What You Need to Know:
– FCC approves the third set of six COVID-19 telehealth program providers, totaling $2.56M in funding.
– To date, the FCC’s COVID-19 Telehealth Program has funded 17 health care providers in 10 states for a total of $9.5 million in funding.
The Federal Communications Commission’s Wireline Competition Bureau approved an additional six funding applications for the COVID-19 Telehealth Program, totaling $2.56M in funding. The third set of providers will support some of the hardest-hit areas like California and Maryland to combat the COVID-19 pandemic.
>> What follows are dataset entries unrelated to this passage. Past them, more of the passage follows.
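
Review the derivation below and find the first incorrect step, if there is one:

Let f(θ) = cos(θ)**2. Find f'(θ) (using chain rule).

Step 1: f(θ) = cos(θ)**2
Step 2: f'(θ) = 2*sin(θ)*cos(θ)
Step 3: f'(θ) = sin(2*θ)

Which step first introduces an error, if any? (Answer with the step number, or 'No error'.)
Step 2

Step 2 is incorrect due to a sign flip.
The step shows: 2*sin(θ)*cos(θ)
The correct value should be: -2*sin(θ)*cos(θ)

Explanation: The sign of the whole expression was flipped: the term -2*sin(θ)*cos(θ) was incorrectly written as 2*sin(θ)*cos(θ)
The later steps are derived from this incorrect expression, so the error originates in Step 2.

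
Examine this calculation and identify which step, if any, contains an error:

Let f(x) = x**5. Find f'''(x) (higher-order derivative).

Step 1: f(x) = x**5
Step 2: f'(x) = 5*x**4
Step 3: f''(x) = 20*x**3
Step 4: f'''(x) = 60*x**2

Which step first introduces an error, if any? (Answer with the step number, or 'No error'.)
No error

All steps in this derivation are correct.
The final answer f'''(x) = 60*x**2 is valid.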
To date, the FCC’s COVID-19 Telehealth Program has funded 11 health care providers in 8 states for a total of $6.94 million in funding.
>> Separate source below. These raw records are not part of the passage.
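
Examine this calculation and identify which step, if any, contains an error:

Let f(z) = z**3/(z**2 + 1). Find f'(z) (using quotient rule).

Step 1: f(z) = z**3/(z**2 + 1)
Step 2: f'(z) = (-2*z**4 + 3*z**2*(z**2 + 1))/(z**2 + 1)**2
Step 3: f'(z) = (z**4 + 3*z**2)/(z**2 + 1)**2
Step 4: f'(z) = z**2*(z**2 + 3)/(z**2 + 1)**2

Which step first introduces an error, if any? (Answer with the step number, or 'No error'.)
No error

All steps in this derivation are correct.
The final answer f'(z) = z**2*(z**2 + 3)/(z**2 + 1)**2 is valid.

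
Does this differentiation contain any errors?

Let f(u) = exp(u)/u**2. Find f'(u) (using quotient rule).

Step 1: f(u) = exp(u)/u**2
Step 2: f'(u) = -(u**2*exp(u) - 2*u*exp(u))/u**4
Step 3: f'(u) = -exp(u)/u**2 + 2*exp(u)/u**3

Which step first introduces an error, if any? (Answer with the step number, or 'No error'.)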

Here is the third list of approved healthcare providers that were awarded funding:
Anne Arundel Medical Center, Inc., in Annapolis, Maryland, was awarded $664,606 to implement video telehealth services to diagnose and treat COVID-19 patients across 11 Medically Underserved Areas throughout Central Maryland and to support remote patient visits and monitoring to protect high-risk patients who must be triaged out of the hospital, or as part of an early discharge program for non-COVID patients to preserve hospital capacity.
Christiana Care Health Services, in Newark, Delaware, was awarded $714,322 to expand its telehealth and remote patient monitoring services to low-income, vulnerable patients, primarily in New Castle County.
Garfield Health Center, in Monterey Park, California, was awarded $130,217 to provide remote care to low-income, vulnerable patients with underlying and/or chronic health conditions that are at high risk for COVID-19, while triaging COVID-19 patients in the San Gabriel Valley.
HIV/AIDS Alliance for Region 2 d/b/a Open Health Care Clinic, in Baton Rouge, Louisiana, was awarded $116,049 to expand its telehealth and remote patient monitoring capabilities to treat low-income, vulnerable patients.
NYU Grossman School of Medicine, in New York, New York, was awarded $772,687 to expand telehealth services that allow high-risk, elderly, and vulnerable patients to remain at home while receiving complex care and chronic disease management.
White Plains Hospital Medical Center, in White Plains, New York, was awarded $165,832 to deploy telehealth services to treat high-risk and vulnerable patients with pre-existing pulmonary conditions and to implement telehealth services to address the facility’s surging patient population while minimizing the risk of COVID-19 exposure for staff and patients without COVID-19.
COVID-19 Telehealth Program Overview
The $200 million COVID-19 Telehealth Program would immediately support healthcare providers responding to the pandemic by providing eligible healthcare providers support to purchase telecommunications services, information services, and devices necessary to enable the provision of telehealth services during this emergency period. It would provide selected applicants with full funding for these eligible telehealth services and devices. In order to receive funding, eligible healthcare providers would submit a streamlined application to the Commission for this program, and the Commission would award funds to selected applicants on a rolling basis until the funds are exhausted or until the current pandemic has ended.